We did find a rickshaw maker in the town of Rajshahi and watched him work for a while. He was busy fitting spokes to a wheel when we passed by, but rickshaws in various stages of completion surrounded him. And inside his small workshop, the walls were covered with his rickshaw artwork.
Rajshahi
Rajshahi
Whilst in Bangladesh, I became fascinated with the various styles of rickshaw art and was drawn to their vibrant paintings and the detail in the decoration. So yes, I took a LOT of photographs! Here are a few more which (like all images in this post) you can click on to view in larger format …
Ramnagar Village near Srimangal (left), Old Dhaka *centre-left) and Rajshahi (centre-right and right)
Ramnagar Village near Srimangal
Old Dhaka (left) and Ramnagar Village near Srimangal (right)
Dhaka
Old Dhaka
Note you can click on any of the above collages to view as a slideshow. More of our photographs of Bangladesh including quite a lot that don’t feature rickshaw art can be viewed in our Bangladesh photo gallery.
This is an interesting three-minute film from the BBC’s website about the life of a rickshaw artist. I just wonder if there is a slight mis-translation by the narrator because the painter is reported saying he charges US$200 for a painting for the back of a rickshaw.

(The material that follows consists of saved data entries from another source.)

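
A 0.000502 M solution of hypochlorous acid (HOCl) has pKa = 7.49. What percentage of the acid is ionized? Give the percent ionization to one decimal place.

0.8%

HOCl ⇌ OCl- + H+; let x = [H+] at equilibrium.
Ka = 10^(−7.49) = 3.24 × 10^-8
x ≈ √(Ka·C₀) = √(3.24 × 10^-8 × 0.000502) = 4.03 × 10^-6 M
% ionization = x/C₀ × 100% = 4.03 × 10^-6/0.000502 × 100% = 0.8%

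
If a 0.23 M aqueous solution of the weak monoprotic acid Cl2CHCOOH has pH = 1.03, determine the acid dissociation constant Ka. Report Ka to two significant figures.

Ka = 6.4 × 10^-2

[H+] = 10^(-1.03) = 9.33 × 10^-2 M
At equilibrium [HA] = 0.23 − 9.33 × 10^-2 = 1.37 × 10^-1 M
Ka = [H+][A-]/[HA] = (9.33 × 10^-2)² / 1.37 × 10^-1 = 6.4 × 10^-2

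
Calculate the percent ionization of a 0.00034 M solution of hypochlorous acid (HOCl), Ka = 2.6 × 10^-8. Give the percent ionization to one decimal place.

0.9%

HOCl ⇌ OCl- + H+; let x = [H+] at equilibrium.
x ≈ √(Ka·C₀) = √(2.6 × 10^-8 × 0.00034) = 2.97 × 10^-6 M
Fraction ionized = 2.97 × 10^-6 / 0.00034 = 0.0087 → 0.9%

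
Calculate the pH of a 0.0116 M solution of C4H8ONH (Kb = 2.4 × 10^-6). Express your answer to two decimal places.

pH = 10.22

C4H8ONH + H2O ⇌ C4H8ONH2+ + OH-
From the ICE table, Kb = x²/(0.0116 − x) = 2.4 × 10^-6.
Neglecting x in the denominator: x = √(2.4 × 10^-6 × 0.0116) = 1.67 × 10^-4 M
Check: 1.4% ionized — well under 5%, approximation valid.
pOH = 3.78, so pH = 14.00 − pOH = 10.22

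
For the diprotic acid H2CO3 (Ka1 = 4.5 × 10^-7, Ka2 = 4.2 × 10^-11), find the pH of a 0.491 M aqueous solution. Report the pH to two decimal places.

Since Ka1 ≫ Ka2, the first ionization dominates [H+].
Ka1 = x²/(0.491 − x) = 4.5 × 10^-7
x ≈ √(4.5 × 10^-7 × 0.491) = 4.70 × 10^-4 M
pH = −log(4.70 × 10^-4) = 3.33

pH = 3.33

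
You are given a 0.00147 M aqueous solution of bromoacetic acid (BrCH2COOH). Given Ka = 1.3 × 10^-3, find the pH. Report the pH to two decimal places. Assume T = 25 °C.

pH = 3.06

BrCH2COOH ⇌ BrCH2COO- + H+
From the ICE table, Ka = [H+]²/(0.00147 − [H+]) = 1.3 × 10^-3.
Here C₀/Ka ≈ 1.13, so the small-[H+] approximation fails. Use the quadratic:
[H+] = [−0.0013 + √(0.0013² + 7.64e-06)]/2 = 8.78 × 10^-4 M
pH = −log[H+] = −log(8.78 × 10^-4) = 3.06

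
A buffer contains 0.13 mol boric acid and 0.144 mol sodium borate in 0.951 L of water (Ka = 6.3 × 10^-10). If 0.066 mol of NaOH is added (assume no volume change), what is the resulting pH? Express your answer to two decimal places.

pH = 9.72

OH- converts B(OH)3 to B(OH)4-: B(OH)3 → 0.064 mol, B(OH)4- → 0.21 mol.
pKa = −log(6.3 × 10^-10) = 9.201
Henderson–Hasselbalch with mole ratio 0.21/0.064: pH = 9.201 + (+0.516)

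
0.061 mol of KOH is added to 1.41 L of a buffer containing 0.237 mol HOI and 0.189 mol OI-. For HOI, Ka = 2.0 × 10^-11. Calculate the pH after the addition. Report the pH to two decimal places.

OH- converts HOI to OI-: HOI → 0.176 mol, OI- → 0.25 mol.
pKa = −log(2.0 × 10^-11) = 10.699
pH = pKa + log(n_OI-/n_HOI) = 10.699 + log(0.25/0.176) = 10.699 + (+0.152)

pH = 10.85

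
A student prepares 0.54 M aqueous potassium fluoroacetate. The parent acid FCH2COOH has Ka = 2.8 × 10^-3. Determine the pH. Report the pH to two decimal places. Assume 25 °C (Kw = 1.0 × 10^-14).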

We paid not much more than 200 taka for a piece of rickshaw artwork from one of the workshops in Old Dhaka, that’s more like US$2.50! What makes the two hundred dollar price-tag even more unlikely is the fact that the average daily earnings of a rickshaw driver are around US$2.50, and most don’t own their own rickshaw.
And if you do want to buy a piece of rickshaw art without going all the way to Bangladesh, you can do so from Rickshaw Art in Bangladesh.
Read more of our posts featuring Bangladesh here. And if you enjoyed this post, you’ll probably also like Auto Rickshaws Around the World and Cycle Rickshaws: An Asian Icon.
Great photos, and a very interesting story about them. I think I recognized in a couple of the photos a rickshaw we spotted in a little village outside Srimangal.
And I think you are right about the $200 for a painting of a Taj Mahal being a mistranslation. Earlier in the story the translator has the painter saying he makes $200-300 per month. So, along with the reason you gave (the 200 taka you paid), no way he gets $200 for one painting.
Thanks Doug. Yes, some of the photographs were taken near Srimangal! $200 a painting would be a good business for sure …
Wow ! Very nice article . Really great work . Awesome photography . Thanks for your sharing about bangladesh
Beautiful pictures! I love how colourful these rickshaws are – changes the whole landscape!
Thank you. They certainly brighten up the streets of Dhaka and distract you from the chaos!